In order to get the best out of his workouts, Obi makes it a point to have an active recovery day in his weekly split. This provides his body with enough rest period to recover and muscle growth. 

Also read about; Finn Balor’s Workout Routine & Diet Plan

Obi Vincent’s Diet Plan

Obi Vincent's diet plan

Image source @obi_vincent Instagram

To maintain such a lean and muscular physique like that of Obi’s one must also watch what they feed their body. That’s why Obi Vincent’s diet consists of healthy and nutritious food items.

Obi’s diet plan includes a high portion of proteins, some moderate carbs, and a low portion of fats.

He eats 5 to 6 balanced meals a day to feed his body with enough food items and to regain energy from his intense workout sessions.

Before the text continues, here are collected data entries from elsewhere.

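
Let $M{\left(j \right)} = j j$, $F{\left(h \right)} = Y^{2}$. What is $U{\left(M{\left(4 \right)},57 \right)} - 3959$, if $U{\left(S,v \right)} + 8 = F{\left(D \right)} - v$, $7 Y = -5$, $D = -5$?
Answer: $- \frac{197151}{49} \approx -4023.5$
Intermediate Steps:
$Y = - \frac{5}{7}$ ($Y = \frac{1}{7} \left(-5\right) = - \frac{5}{7} \approx -0.71429$)
$F{\left(h \right)} = \frac{25}{49}$ ($F{\left(h \right)} = \left(- \frac{5}{7}\right)^{2} = \frac{25}{49}$)
$M{\left(j \right)} = j^{2}$
$U{\left(S,v \right)} = - \frac{367}{49} - v$ ($U{\left(S,v \right)} = -8 - \left(- \frac{25}{49} + v\right) = - \frac{367}{49} - v$)
$U{\left(M{\left(4 \right)},57 \right)} - 3959 = \left(- \frac{367}{49} - 57\right) - 3959 = - \frac{3160}{49} - 3959 = - \frac{197151}{49}$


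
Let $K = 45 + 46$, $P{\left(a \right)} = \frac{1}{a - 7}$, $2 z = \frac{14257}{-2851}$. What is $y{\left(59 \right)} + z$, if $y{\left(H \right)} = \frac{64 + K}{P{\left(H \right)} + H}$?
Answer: $\frac{71077}{564498} \approx 0.12591$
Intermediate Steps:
$z = - \frac{14257}{5702}$ ($z = \frac{14257 \frac{1}{-2851}}{2} = \frac{14257 \left(- \frac{1}{2851}\right)}{2} = \frac{1}{2} \left(- \frac{14257}{2851}\right) = - \frac{14257}{5702} \approx -2.5004$)
$P{\left(a \right)} = \frac{1}{-7 + a}$
$K = 91$
$y{\left(H \right)} = \frac{155}{H + \frac{1}{-7 + H}}$ ($y{\left(H \right)} = \frac{64 + 91}{\frac{1}{-7 + H} + H} = \frac{155}{H + \frac{1}{-7 + H}}$)
$y{\left(59 \right)} + z = \frac{155 \left(-7 + 59\right)}{1 + 59 \left(-7 + 59\right)} - \frac{14257}{5702} = 155 \frac{1}{1 + 59 \cdot 52} \cdot 52 - \frac{14257}{5702} = 155 \frac{1}{1 + 3068} \cdot 52 - \frac{14257}{5702} = 155 \cdot \frac{1}{3069} \cdot 52 - \frac{14257}{5702} = \frac{260}{99} - \frac{14257}{5702} = \frac{71077}{564498}$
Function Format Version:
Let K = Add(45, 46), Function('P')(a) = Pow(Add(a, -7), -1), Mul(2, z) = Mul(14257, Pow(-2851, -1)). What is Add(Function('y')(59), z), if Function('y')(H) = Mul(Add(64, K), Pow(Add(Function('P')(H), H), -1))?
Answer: Rational(71077, 564498) ≈ 0.12591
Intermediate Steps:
z = Rational(-14257, 5702) (z = Mul(Rational(1, 2), Mul(14257, Pow(-2851, -1))) = Mul(Rational(1, 2), Mul(14257, Rational(-1, 2851))) = Mul(Rational(1, 2), Rational(-14257, 2851)) = Rational(-14257, 5702) ≈ -2.5004)
Function('P')(a) = Pow(Add(-7, a), -1)
K = 91
Function('y')(H) = Mul(155, Pow(Add(H, Pow(Add(-7, H), -1)), -1)) (Function('y')(H) = Mul(Add(64, 91), Pow(Add(Pow(Add(-7, H), -1), H), -1)) = Mul(155, Pow(Add(H, Pow(Add(-7, H), -1)), -1)))
Add(Function('y')(59), z) = Add(Mul(155, Pow(Add(1, Mul(59, Add(-7, 59))), -1), Add(-7, 59)), Rational(-14257, 5702)) = Add(Mul(155, Pow(Add(1, Mul(59, 52)), -1), 52), Rational(-14257, 5702)) = Add(Mul(155, Pow(Add(1, 3068), -1), 52), Rational(-14257, 5702)) = Add(Mul(155, Pow(3069, -1), 52), Rational(-14257, 5702)) = Add(Mul(155, Rational(1, 3069), 52), Rational(-14257, 5702)) = Add(Rational(260, 99), Rational(-14257, 5702)) = Rational(71077, 564498)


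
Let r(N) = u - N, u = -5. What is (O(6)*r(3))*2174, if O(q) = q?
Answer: -104352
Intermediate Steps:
r(N) = -5 - N
(O(6)*r(3))*2174 = (6*(-5 - 1*3))*2174 = (6*(-5 - 3))*2174 = (6*(-8))*2174 = -48*2174 = -104352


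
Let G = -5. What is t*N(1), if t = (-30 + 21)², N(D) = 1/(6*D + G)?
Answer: 81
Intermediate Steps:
N(D) = 1/(-5 + 6*D) (N(D) = 1/(6*D - 5) = 1/(-5 + 6*D))
t = 81 (t = (-9)² = 81)
t*N(1) = 81/(-5 + 6*1) = 81/(-5 + 6) = 81/1 = 81*1 = 81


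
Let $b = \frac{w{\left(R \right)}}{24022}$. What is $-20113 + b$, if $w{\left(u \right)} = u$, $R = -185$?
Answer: $- \frac{483154671}{24022} \approx -20113.0$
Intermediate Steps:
$b = - \frac{185}{24022} \approx -0.0077013$
$-20113 + b = -20113 - \frac{185}{24022} = - \frac{483154671}{24022}$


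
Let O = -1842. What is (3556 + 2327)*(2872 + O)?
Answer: 6059490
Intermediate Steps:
(3556 + 2327)*(2872 + O) = (3556 + 2327)*(2872 - 1842) = 5883*1030 = 6059490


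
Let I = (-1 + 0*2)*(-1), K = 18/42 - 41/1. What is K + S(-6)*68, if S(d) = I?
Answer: 192/7 ≈ 27.429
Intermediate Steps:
K = -284/7 (K = 18*(1/42) - 41*1 = 3/7 - 41 = -284/7 ≈ -40.571)
I = 1 (I = (-1 + 0)*(-1) = -1*(-1) = 1)
S(d) = 1
K + S(-6)*68 = -284/7 + 1*68 = -284/7 + 68 = 192/7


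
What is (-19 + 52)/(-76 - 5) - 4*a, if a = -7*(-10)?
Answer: -7571/27 ≈ -280.41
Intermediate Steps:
a = 70 (a = -1*(-70) = 70)
(-19 + 52)/(-76 - 5) - 4*a = (-19 + 52)/(-76 - 5) - 4*70 = 33/(-81) - 280 = 33*(-1/81) - 280 = -11/27 - 280 = -7571/27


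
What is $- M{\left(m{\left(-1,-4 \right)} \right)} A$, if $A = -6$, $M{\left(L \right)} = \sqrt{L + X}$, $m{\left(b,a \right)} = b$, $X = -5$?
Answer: $6 i \sqrt{6} \approx 14.697 i$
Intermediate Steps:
$M{\left(L \right)} = \sqrt{-5 + L}$ ($M{\left(L \right)} = \sqrt{L - 5} = \sqrt{-5 + L}$)
$- M{\left(m{\left(-1,-4 \right)} \right)} A = - \sqrt{-5 - 1} \left(-6\right) = - \sqrt{-6} \left(-6\right) = - i \sqrt{6} \left(-6\right) = 6 i \sqrt{6}$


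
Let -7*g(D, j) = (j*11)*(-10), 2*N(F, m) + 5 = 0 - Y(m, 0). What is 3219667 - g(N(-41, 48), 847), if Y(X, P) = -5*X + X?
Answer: 3206357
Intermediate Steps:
Y(X, P) = -4*X
N(F, m) = -5/2 + 2*m (N(F, m) = -5/2 + (0 - (-4)*m)/2 = -5/2 + (0 + 4*m)/2 = -5/2 + (4*m)/2 = -5/2 + 2*m)
g(D, j) = 110*j/7 (g(D, j) = -j*11*(-10)/7 = -11*j*(-10)/7 = -(-110)*j/7 = 110*j/7)
3219667 - g(N(-41, 48), 847) = 3219667 - 110*847/7 = 3219667 - 1*13310 = 3219667 - 13310 = 3206357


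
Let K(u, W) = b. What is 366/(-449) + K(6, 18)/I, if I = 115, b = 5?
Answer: -7969/10327 ≈ -0.77167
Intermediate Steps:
K(u, W) = 5
366/(-449) + K(6, 18)/I = 366/(-449) + 5/115 = 366*(-1/449) + 5*(1/115) = -366/449 + 1/23 = -7969/10327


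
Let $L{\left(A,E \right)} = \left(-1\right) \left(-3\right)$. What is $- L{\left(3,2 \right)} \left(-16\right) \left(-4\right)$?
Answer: $-192$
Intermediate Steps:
$L{\left(A,E \right)} = 3$
$- L{\left(3,2 \right)} \left(-16\right) \left(-4\right) = - 3 \left(-16\right) \left(-4\right) = - \left(-48\right) \left(-4\right) = \left(-1\right) 192 = -192$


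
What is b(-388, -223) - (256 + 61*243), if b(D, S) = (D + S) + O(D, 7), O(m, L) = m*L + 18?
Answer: -18388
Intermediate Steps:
O(m, L) = 18 + L*m (O(m, L) = L*m + 18 = 18 + L*m)
b(D, S) = 18 + S + 8*D (b(D, S) = (D + S) + (18 + 7*D) = 18 + S + 8*D)
b(-388, -223) - (256 + 61*243) = (18 - 223 + 8*(-388)) - (256 + 61*243) = (18 - 223 - 3104) - (256 + 14823) = -3309 - 1*15079 = -3309 - 15079 = -18388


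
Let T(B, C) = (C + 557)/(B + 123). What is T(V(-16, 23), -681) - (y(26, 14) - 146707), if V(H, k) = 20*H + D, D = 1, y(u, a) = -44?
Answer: 7190830/49 ≈ 1.4675e+5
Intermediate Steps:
V(H, k) = 1 + 20*H (V(H, k) = 20*H + 1 = 1 + 20*H)
T(B, C) = (557 + C)/(123 + B)
T(V(-16, 23), -681) - (y(26, 14) - 146707) = (557 - 681)/(123 + (1 + 20*(-16))) - (-44 - 146707) = -124/(123 + (1 - 320)) - 1*(-146751) = -124/(123 - 319) + 146751 = -124/(-196) + 146751 = -1/196*(-124) + 146751 = 31/49 + 146751 = 7190830/49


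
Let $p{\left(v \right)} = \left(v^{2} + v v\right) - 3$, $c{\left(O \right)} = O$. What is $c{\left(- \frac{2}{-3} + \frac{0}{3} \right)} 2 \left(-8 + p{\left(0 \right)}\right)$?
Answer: $- \frac{44}{3} \approx -14.667$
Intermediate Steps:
$p{\left(v \right)} = -3 + 2 v^{2}$ ($p{\left(v \right)} = \left(v^{2} + v^{2}\right) - 3 = 2 v^{2} - 3 = -3 + 2 v^{2}$)
$c{\left(- \frac{2}{-3} + \frac{0}{3} \right)} 2 \left(-8 + p{\left(0 \right)}\right) = \left(- \frac{2}{-3} + \frac{0}{3}\right) 2 \left(-8 - \left(3 - 2 \cdot 0^{2}\right)\right) = \left(\left(-2\right) \left(- \frac{1}{3}\right) + 0 \cdot \frac{1}{3}\right) 2 \left(-8 + \left(-3 + 2 \cdot 0\right)\right) = \left(\frac{2}{3} + 0\right) 2 \left(-8 + \left(-3 + 0\right)\right) = \frac{2}{3} \cdot 2 \left(-8 - 3\right) = \frac{4}{3} \left(-11\right) = - \frac{44}{3}$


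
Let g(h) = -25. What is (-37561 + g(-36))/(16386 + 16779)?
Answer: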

Now let’s have a look at what Obi Vincent’s diet plan looks like;

Meal 1- Breakfast

  • Eggs
  • Ground beef

Meal 2- Snack

  • Protein shake

Meal 3- Lunch

  • Rice
  • Chicken
  • Vegetables

Meal 4- Dinner

  • Vegetables
  • Fish

Meal 5- Snack

  • Biscuits
  • Berries

Obi Vincent’s Supplements

Obi Vincent takes the following supplements to help fuel his gains;

  • Whey protein
  • Creatine
  • Amino acids
  • Omega 3
  • Apple cider vinegar
  • Beta-alanine
  • Probiotics
  • ZMA

These above-mentioned supplements also help him in promoting strength endurance and muscle growth and also some of them help to keep his body in an anabolic state.

Wrapping Up 

That’s all we have for you about Obi Vincent’s workout routine and diet plan if you feel you’re inspired by his fitness journey you should be certain with your goal and dedication.

Obi has been doing this for some years, so we would advise you to use his workout and nutrition plan as a reference to structure your own workout and diet plan based on your fitness experience and goals.

Also, remember to stay consistent that’s the only way you will see results from your hard work if you don’t give up.